I loved (love?) my job. I love teaching and talking about my field. Students used to say that I'm so funny. Not now. I feel I've lost myself in this job, that I've been hammered by students who don't care, don't get it, don't care to get it.
Students used to say that one of my assignments increased their average grade. They got it. They understood it. Now they look at me with confusion on their faces and worse yet, disdain. How dare I make them complete this assignment. It has no value to them and they just don't get it. Their grades show it.
What do I do? What do I do? I am begging you for an answer. Do I dumb it down? Do I bump up grades at the end of the semester, so that a 68.0 becomes a 70 (or a 67 or a 65)?
I remember an old RYS post that always inspired me.

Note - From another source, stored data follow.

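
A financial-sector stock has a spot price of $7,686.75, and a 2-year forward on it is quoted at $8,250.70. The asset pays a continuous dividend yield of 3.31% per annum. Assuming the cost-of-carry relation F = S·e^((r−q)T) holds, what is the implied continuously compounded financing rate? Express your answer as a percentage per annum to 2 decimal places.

6.85%

From F = S·e^((r−q)T): (r − q) = ln(F/S)/T
ln(8250.70/7686.75) = ln(1.073367) = 0.070800
(r − q) = 0.070800 / (2) = 0.035400
r = ln(F/S)/T + q = 0.035400 + 0.0331 = 0.068500
r = 6.85%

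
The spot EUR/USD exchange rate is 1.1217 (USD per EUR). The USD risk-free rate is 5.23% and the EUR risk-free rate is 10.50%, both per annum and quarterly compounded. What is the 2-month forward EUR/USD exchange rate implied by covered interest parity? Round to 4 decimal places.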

It was entitled A Call to Action. This was my favorite post and I read it often. So often now, I feel like a failure and this post doesn't inspire me anymore. My students sap the energy out of me.
We never had great students, but there was more than a handful of excellent students and they were my coffee. I have a mere few years before I am able to retire and I am considering it.
Q: What do I do? How do I satisfy administration without lowering my standards? It's not possible. Is it? More importantly how can I get myself back? How can I love what I do again? I want to go out with a bang, a celebration of a choice well-made later in life. I want to see fireworks and feel proud. What do I do?